By Kurt Cagle
What does your data look like?
In the era of big data, information comes from an astonishing array of sources. Structured data from within relational databases. Semi-structured documents in various forms of markup. Lightweight data structures stored as JSON, data coming from Twitter and Facebook status messages, along with an explosion of data coming from smartphones and other “sensors.” Natural language processing and big data scoops like Hadoop are also making legacy log data and media data-audio, video, voice, printed material valid sources for data.
So the question is “what does that data look like?”
The reality for most organizations is that data contained in databases or data streams is effectively opaque. The human brain gives up trying to put numbers in perspective after about 10 items. Spreadsheets (and the graphing and visualization tools that have been added to them) have helped, but even there, there’s a clear upper limit beyond which on has too much information to understand.
This is where the Data Visualization Analyst (DVA) comes in. Data visualization is often treated as an offshoot of user experience, but in many respects it is in fact more appropriately seen as a (potentially major) player within a data science team. The role of the visualization analyst is to take the vast amounts of information that companies are increasingly called up to hand and condense this down into visualizations-graphs, charts, maps and similar infographics. What makes this position so challenging is that the expectation has been increasingly that such infographics are also dynamic-at a minimum animated and, more often than not, fully interactive and working with live data.
As such, the data visualization analyst has an especially rare set of skills. They have to have a sufficient understanding of analytics and analytics tools to be able to process data from various sources to make meaningful conclusions (as well as some experience with ETL to get the data into the required form). They have to have fairly sophisticated programming skills in order to be able to either build or at a minimum design such interactive applications.They have to have a good sense of visual and user interface design, and they need to be able to tell a story concisely with pictures accompanied by a light smattering of words.
Few of these are “magic bullet” solutions by themselves, however. One of the key strengths of the visualization analyst is the ability to both understand what constitutes important data for a given situation and to effectively tell a story with that data, regardless of the tools he or she uses. This also means that the visualization analyst should understand business thinking and realities as well as the technical realm of data analysis, and be able to communicate visually between these two domains. As such, this analyst role should be seen as an adjunct to the C-suite, as the presentations that they build may very well make the difference between making the sale and blowing it.
Given that such analysts are comparatively rare, the best strategy for developing a solid visualization analyst is to find someone with strong user experience skills (UX) and assign them to work with your company’s lead data scientist or as part of a data science team (if your company has one). It’s also possible to come from the data sciences side directly, but in general people with strong analytical skills usually tend to be fairly weak at the kind of story-telling and presentation skills that UX people learn early on.

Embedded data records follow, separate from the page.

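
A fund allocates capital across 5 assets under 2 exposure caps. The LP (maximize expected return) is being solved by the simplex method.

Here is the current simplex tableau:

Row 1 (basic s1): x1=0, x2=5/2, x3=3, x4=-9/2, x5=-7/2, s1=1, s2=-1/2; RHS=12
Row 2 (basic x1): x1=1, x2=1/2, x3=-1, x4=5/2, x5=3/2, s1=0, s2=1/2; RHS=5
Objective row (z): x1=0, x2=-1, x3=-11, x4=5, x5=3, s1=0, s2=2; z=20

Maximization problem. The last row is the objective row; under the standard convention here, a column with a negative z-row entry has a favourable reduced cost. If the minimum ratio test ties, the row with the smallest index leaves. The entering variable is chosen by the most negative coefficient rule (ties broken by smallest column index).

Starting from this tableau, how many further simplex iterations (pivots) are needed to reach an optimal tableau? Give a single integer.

3

pivot: x3 in, s1 out → z = 64
pivot: x4 in, x1 out → z = 335/2
pivot: x5 in, x4 out → z = 659/2
No improving column remains; optimal.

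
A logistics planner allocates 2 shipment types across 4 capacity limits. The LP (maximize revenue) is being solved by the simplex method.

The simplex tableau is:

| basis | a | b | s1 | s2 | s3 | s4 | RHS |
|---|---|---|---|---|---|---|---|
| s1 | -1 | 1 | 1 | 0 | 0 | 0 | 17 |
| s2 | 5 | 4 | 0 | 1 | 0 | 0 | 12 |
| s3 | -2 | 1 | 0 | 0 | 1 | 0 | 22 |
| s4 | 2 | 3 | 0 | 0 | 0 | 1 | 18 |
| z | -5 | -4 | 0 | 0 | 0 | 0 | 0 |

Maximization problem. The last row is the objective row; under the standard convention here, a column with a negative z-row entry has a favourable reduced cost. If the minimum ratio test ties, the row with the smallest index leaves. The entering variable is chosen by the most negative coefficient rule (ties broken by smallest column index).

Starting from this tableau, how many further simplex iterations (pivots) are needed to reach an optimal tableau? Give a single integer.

pivot: a in, s2 out → z = 12
No improving column remains; optimal.

1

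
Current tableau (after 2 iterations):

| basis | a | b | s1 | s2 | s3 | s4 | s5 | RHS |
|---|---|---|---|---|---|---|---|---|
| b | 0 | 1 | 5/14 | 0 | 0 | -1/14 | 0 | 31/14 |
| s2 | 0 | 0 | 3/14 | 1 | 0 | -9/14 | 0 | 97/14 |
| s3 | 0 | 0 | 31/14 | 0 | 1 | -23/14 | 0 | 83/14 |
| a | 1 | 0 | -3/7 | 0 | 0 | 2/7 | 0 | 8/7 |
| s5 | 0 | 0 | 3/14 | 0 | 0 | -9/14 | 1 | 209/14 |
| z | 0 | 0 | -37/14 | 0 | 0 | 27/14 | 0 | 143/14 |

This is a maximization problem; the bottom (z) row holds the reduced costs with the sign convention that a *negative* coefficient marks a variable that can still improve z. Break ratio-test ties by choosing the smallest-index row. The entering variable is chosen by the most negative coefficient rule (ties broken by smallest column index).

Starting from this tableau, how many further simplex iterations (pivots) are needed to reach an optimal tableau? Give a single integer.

pivot: s1 in, s3 out → z = 536/31
pivot: s4 in, b out → z = 35/2
No improving column remains; optimal.

2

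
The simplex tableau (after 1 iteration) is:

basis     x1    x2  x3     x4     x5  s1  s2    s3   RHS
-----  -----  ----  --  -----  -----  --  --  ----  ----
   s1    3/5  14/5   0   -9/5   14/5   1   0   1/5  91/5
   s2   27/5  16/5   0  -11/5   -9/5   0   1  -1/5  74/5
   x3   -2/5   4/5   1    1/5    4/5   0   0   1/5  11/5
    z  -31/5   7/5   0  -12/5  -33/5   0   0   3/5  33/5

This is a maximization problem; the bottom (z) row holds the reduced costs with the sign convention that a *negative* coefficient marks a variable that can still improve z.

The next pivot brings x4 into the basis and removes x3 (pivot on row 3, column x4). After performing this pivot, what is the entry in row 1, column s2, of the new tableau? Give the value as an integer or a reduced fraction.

Pivot element is row 3, column x4: 1/5.
Normalize row 3: new (row 3, s2) = 0/(1/5) = 0.
row 1 ← row 1 − (-9/5)·(new row 3): 0 − (-9/5)·0 = 0.

0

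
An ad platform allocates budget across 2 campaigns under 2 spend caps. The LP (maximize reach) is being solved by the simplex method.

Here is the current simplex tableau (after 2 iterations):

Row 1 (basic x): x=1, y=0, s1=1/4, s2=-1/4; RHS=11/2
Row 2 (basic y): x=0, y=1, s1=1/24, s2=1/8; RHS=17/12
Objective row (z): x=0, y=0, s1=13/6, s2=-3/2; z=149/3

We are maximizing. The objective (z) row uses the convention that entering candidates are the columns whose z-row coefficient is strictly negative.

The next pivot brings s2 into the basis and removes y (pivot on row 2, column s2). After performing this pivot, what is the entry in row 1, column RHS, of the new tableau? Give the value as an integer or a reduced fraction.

25/3

Pivot element is row 2, column s2: 1/8.
Normalize row 2: new (row 2, RHS) = (17/12)/(1/8) = 34/3.
row 1 ← row 1 − (-1/4)·(new row 2): 11/2 − (-1/4)·(34/3) = 25/3.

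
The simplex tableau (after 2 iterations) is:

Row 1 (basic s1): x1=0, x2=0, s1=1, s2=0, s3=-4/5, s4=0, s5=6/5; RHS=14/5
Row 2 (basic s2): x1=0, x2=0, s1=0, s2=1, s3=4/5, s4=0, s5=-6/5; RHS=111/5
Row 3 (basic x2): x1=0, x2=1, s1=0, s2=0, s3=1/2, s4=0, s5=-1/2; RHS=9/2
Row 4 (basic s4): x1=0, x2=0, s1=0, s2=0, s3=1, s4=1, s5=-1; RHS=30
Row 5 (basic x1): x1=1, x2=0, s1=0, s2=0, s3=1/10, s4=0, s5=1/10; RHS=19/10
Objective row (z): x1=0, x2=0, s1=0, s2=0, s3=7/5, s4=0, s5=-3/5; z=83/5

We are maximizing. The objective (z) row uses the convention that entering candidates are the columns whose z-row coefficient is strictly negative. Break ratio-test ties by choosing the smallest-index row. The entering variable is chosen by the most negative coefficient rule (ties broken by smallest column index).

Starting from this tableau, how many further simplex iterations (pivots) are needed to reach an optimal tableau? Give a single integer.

1

pivot: s5 in, s1 out → z = 18
No improving column remains; optimal.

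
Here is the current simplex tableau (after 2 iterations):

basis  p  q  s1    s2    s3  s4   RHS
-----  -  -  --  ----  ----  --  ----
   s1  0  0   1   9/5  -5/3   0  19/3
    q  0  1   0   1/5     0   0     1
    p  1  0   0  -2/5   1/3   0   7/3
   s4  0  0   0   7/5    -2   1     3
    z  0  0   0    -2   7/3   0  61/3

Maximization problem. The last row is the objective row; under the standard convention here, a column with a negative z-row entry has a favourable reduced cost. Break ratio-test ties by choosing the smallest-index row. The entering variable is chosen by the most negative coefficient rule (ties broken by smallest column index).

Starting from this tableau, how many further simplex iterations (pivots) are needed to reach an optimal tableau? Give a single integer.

2

pivot: s2 in, s4 out → z = 517/21
pivot: s3 in, q out → z = 77/3
No improving column remains; optimal.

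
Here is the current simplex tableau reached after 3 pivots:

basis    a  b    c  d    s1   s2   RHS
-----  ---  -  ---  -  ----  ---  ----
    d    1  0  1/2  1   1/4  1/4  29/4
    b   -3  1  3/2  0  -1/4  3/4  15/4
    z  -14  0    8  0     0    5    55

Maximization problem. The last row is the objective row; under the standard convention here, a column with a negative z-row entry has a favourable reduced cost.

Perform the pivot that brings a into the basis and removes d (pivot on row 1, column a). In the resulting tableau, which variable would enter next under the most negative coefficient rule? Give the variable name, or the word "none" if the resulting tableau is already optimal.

none

Pivot element 1. New z-row = old z-row − (-14)·(row 1/1).
Updated z-row coefficients: a: 0, b: 0, c: 15, d: 14, s1: 7/2, s2: 17/2.
No coefficient is strictly negative; the tableau after this pivot is optimal.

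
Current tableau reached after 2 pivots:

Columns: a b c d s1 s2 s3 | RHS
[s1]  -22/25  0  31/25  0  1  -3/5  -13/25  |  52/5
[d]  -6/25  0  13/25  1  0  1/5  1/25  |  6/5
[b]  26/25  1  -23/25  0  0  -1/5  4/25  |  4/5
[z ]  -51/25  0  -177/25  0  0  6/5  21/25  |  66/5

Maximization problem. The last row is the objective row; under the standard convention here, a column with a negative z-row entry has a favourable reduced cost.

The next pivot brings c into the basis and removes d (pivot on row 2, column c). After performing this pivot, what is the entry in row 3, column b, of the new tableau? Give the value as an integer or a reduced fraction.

1

Pivot element is row 2, column c: 13/25.
Normalize row 2: new (row 2, b) = 0/(13/25) = 0.
row 3 ← row 3 − (-23/25)·(new row 2): 1 − (-23/25)·0 = 1.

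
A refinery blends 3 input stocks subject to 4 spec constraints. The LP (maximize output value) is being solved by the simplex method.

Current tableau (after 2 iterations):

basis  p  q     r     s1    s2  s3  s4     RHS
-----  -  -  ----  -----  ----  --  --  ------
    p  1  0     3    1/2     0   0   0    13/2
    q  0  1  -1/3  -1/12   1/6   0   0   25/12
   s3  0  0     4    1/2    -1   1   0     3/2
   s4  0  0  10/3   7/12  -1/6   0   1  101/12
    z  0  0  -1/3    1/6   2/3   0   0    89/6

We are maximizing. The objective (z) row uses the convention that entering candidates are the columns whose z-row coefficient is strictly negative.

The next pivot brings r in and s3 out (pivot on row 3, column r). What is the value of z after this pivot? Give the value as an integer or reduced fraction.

359/24

Minimum ratio for r: (3/2)/4 = 3/8.
z changes by −(z-row coeff of r)·ratio = −(-1/3)·(3/8) = 1/8.
New z = 89/6 + (1/8) = 359/24.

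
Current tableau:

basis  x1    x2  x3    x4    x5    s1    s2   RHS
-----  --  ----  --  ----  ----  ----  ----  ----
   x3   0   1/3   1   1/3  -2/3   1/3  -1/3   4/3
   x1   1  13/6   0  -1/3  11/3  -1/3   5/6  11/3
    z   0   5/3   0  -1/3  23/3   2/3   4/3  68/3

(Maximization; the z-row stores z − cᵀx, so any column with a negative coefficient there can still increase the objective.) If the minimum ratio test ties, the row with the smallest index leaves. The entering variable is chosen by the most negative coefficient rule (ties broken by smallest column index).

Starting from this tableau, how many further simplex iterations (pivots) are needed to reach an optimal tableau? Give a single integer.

pivot: x4 in, x3 out → z = 24
No improving column remains; optimal.

1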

Similarly, if you are personally interested in become a data visualization analyst, a good place to start is to work with the various toolsets described above, as well as to gain some familiarization with many of the tools that have become prerequisites in the field, such as Pentaho, Alteryx, Matlab or the R programming language. These tend to have powerful tools for statistical operations but limited visualization (R in particular tends to have fairly mundane visualization tools, despite it becoming a prerequisite for data scientists).
Data visualization analysts are poised to become an indispensable part of the emerging data science team of modern corporations. They make sense of the ever increasing barrage of data coming from both within and outside the company, provide ways of making such data meaningful without specialized knowledge, and help to establish branding for one of the most important commodities your company has-its data.
Kurt Cagle is a technology writer and data scientist working with Avalon Consulting, LLC. He is the author of 18 books on Web technologies, data architecture and semantics. He lives in Seattle, where he’s finishing up his first novel.